In the midst of reading first “The Careful Cultivation of Belief” by Sherri Medwin, and my personal favorite, “Getting Angry Can Be a Good Thing” I realized that in education my main belief follows closely to the quote above. In the second belief essay, I read she mentioned how amazing anger can be but also how hollow that feeling is when it is pushed too far. As an up and coming teacher, I think lots of children feel this way about the whole education process. They get frustrated because the teachers are telling them what to do instead of asking them or allowing a love the share just themselves. The leave feeling hollow feeling the anger of not really feeling the love/ being able to show the love that they believe they have about education. Going through the education process myself and still going through it today, I realize that my main belief follows the application of love.

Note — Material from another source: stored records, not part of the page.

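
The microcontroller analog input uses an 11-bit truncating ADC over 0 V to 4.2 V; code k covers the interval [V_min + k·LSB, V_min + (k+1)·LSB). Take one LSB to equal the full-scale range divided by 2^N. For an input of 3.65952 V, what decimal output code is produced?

Full-scale range = 4.2 V. LSB = 4.2 V / 2^11 ≈ 2.051 mV.
code = ⌊(V_in − V_min)/LSB⌋ = ⌊(V_in − V_min) × 2^11 / range⌋
     = ⌊(3.65952 − (0)) × 2048 / 4.2⌋ = ⌊3.65952 × 2048/4.2⌋
     = ⌊1784.452⌋ = 1784.

1784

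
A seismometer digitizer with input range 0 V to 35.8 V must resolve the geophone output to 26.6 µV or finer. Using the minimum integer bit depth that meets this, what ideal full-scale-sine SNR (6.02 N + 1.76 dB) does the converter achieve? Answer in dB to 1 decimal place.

128.2 dB

Full-scale range = 35.8 V.
Levels needed ≥ 35.8/26.6 µV = 1.346e6. 2^21 = 2097152 suffices, so N_min = 21.
6.02(21) + 1.76 = 128.18 dB.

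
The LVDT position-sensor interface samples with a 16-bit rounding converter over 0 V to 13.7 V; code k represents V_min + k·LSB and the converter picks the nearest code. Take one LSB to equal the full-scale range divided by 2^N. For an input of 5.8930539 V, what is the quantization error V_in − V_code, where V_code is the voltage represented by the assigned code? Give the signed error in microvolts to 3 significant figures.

+63.8 µV

Span = 13.7 V. LSB = 13.7 V / 2^16 ≈ 209.0 µV.
(5.8930539 − (0)) / LSB = 5.8930539 × 65536/13.7 = 28190.3051. Nearest integer: k = 28190.
Reconstructed level: 0 + 28190 × 13.7/65536 V = 5.8929901123 V.
Error = V_in − V_code = 5.8930539 − (5.8929901123) = +63.8 µV.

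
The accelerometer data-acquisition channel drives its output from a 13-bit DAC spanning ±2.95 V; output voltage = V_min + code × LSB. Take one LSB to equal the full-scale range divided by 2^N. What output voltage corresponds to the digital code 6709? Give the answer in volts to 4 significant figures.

The full-scale span is 2.95 − (-2.95) = 5.9 V. LSB = 5.9 V / 2^13.
V_out = -2.95 + 6709 × (5.9/8192) V
      = -2.95 + 4.83192 = 1.88192 V.

1.882 V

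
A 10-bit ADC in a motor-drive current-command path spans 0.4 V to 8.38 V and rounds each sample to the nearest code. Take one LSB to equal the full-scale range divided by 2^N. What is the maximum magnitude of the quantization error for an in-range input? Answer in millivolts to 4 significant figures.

3.896 mV

Span: 8.38 V − (0.4 V) = 7.98 V.
LSB = 7.98 V / 2^10 = 7.79297 mV.
A rounding quantizer has |error| ≤ LSB/2 = 3.896 mV.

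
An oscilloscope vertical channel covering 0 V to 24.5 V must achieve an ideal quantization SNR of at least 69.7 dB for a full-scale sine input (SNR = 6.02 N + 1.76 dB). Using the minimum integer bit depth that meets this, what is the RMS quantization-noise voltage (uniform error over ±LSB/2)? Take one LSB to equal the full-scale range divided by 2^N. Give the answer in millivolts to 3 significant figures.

1.73 mV

V_FS = 24.5 V.
N ≥ (69.7 − 1.76)/6.02 = 11.286 → N_min = 12.
LSB = 24.5 V ÷ 2^12 = 24.5/4096 V = 5.9814 mV.
RMS noise = LSB/√12 = 1.73 mV.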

A love shown through the teacher for what they are teaching, but also a way to let their students find something they love to share with the class as well. Rather than forcing the students to believe the same “standards” that the rest of the country is believing in. I think by adding that love we are taking away the anger and hollowness that I’m sure many students feel sitting in a classroom thinking “when will I ever use this”. By adding a love that, obviously, isn’t romantic but more of a general caring for one another in a classroom help shows the students that education can be anything they choose rather than beliefs that we, as teachers choose for them.